Two things you can’t do:
- roll the inherited IRA into your own existing IRA
- continue to defer tax until your own age 59 1/2
Things you can – or must do:
- Roll over the inherited assets into an inherited IRA in your name. The account would be titled as follows: “Your Parent’s Name, Deceased for the benefit of Your Name, Beneficiary”.
- Begin taking required minimum distributions by Dec. 31 of the year following the original owner’s death (however, if the person who died was 70 1/2 or older, any Required Minimum Distributions due prior to or during the year of the rollover must be taken out right away). If you leave the money in the account, but fail to take the necessary distributions, there is a 50% tax penalty.
- Distributions in excess of your share of your Required Minimum Distributions must first go into an inherited IRA. All distributions you take will be included in your gross income for tax purposes.
There are three ways to take cash distributions:
- All at once (lump sum) – you will pay income tax on the entire amount.

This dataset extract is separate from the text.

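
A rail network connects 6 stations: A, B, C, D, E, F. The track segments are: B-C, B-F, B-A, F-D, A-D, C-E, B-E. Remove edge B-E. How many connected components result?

B and E are still connected via B-C-E, so the component count stays at 1.

1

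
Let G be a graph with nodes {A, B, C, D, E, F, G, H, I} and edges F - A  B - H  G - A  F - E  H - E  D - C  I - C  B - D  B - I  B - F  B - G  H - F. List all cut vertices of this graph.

B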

- Over five years – there will be no penalty, but you will pay tax each year on the amount withdrawn.
- Over the course of your own life expectancy (using the Required Minimum Distribution table based on your age and on a percentage set each year by the IRS.
“An IRA’s greatest gift is long-term tax shelter,” writes Jane Bryant Quinn in AARP. “The tax-sheltered growth of these investments could continue for years, even for decades,” she explains, coming down on the side of heirs deferring tax on inherited IRAs as long as possible.
Correct titling of the account is critical. At Geyer Law, we often meet with the beneficiaries of our estate planning clients, helping each beneficiary select the best course of action given his or her own financial situation.
If you inherit an IRA from a parent or sibling, it’s important to know the things you can’t do, the things you can do, and the things you must do to make the most out of your legacy.